TABLE-US-00001 TABLE 1 Summary of the rate transport of methyl salicylate through the skin Rate Test Active Agent Carrier (g/mL/hour) 1 MeSa + rosemary essential oil EVA collar 0.232 2 MeSa + rosemary essential oil EVA collar 0.102 3 MeSa + rosemary essential oil EVA collar 0.269 4 MeSa + rosemary essential oil Copra oil 327.4 5 MeSa + citronella essential oil Copra oil 383.7 6 MeSa + peppermint essential oil Copra oil 257.7

[0090] Efficacy Tests Performed on Dogs Suffering from Joint and Muscle Pain

[0091] The efficacy of the collar obtained in step c) of the procedure was assessed for a panel of four dogs selected from a kennel from those at least 8 years old showing clear signs of reduced mobility characterized specifically by difficulties in getting up and moving.
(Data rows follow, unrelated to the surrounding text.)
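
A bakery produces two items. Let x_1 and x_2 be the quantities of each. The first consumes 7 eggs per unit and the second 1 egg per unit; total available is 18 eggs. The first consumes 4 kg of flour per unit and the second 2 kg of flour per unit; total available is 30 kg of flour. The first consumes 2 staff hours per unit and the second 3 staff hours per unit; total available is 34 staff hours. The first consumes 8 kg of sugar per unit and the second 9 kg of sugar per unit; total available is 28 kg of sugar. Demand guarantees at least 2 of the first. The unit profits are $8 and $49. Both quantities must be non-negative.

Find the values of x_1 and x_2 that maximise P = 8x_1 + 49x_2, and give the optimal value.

Feasible corners and P = 8x_1 + 49x_2:
  (18/7, 0) → P = 144/7
  (2, 0) → P = 16
  (134/55, 52/55) → P = 724/11
  (2, 4/3) → P = 244/3

x_1 = 2, x_2 = 4/3, maximum P = 244/3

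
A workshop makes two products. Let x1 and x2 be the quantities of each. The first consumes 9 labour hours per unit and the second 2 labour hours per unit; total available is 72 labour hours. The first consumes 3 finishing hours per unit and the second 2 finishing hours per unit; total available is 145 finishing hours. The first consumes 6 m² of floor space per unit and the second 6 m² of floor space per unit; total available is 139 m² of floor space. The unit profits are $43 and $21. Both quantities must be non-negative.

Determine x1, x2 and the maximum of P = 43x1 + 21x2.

x1 = 11/3, x2 = 39/2, maximum P = 3403/6

Extreme points and P = 43x1 + 21x2:
  (0, 0) → P = 0
  (0, 139/6) → P = 973/2
  (8, 0) → P = 344
  (11/3, 39/2) → P = 3403/6

The optimum lies where 9x1 + 2x2 = 72 and 6x1 + 6x2 = 139.
Solving simultaneously gives x1 = 11/3, x2 = 39/2.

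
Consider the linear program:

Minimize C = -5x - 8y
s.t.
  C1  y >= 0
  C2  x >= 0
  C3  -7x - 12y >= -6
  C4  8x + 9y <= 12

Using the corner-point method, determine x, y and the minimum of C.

x = 6/7, y = 0, minimum C = -30/7

Extreme points and C = -5x - 8y:
  (0, 0) → C = 0
  (6/7, 0) → C = -30/7
  (0, 1/2) → C = -4

At the optimal vertex, y = 0 and -7x - 12y = -6.
Solving simultaneously gives x = 6/7, y = 0.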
Each of these four dogs wore, around its neck, a collar whose composition/animal weight ratio was previously determined by the size of the collar.

[0092] The animals were observed every day for six weeks without changing anything with respect to their food or their lifestyle.

[0093] After 48 hours, the most disabled of the four showed itself to be more alert and more reactive towards other dogs and the kennel owner and, moreover, had greater ease of movement.

[0094] After wearing the collar for four days, the four dogs showed significantly improved motor skills which translated into prolonged periods of standing and also spontaneous walks, particularly outside. The collar therefore improved the vitality of the dogs. This vitality effect was observed for six weeks in the most disabled dog.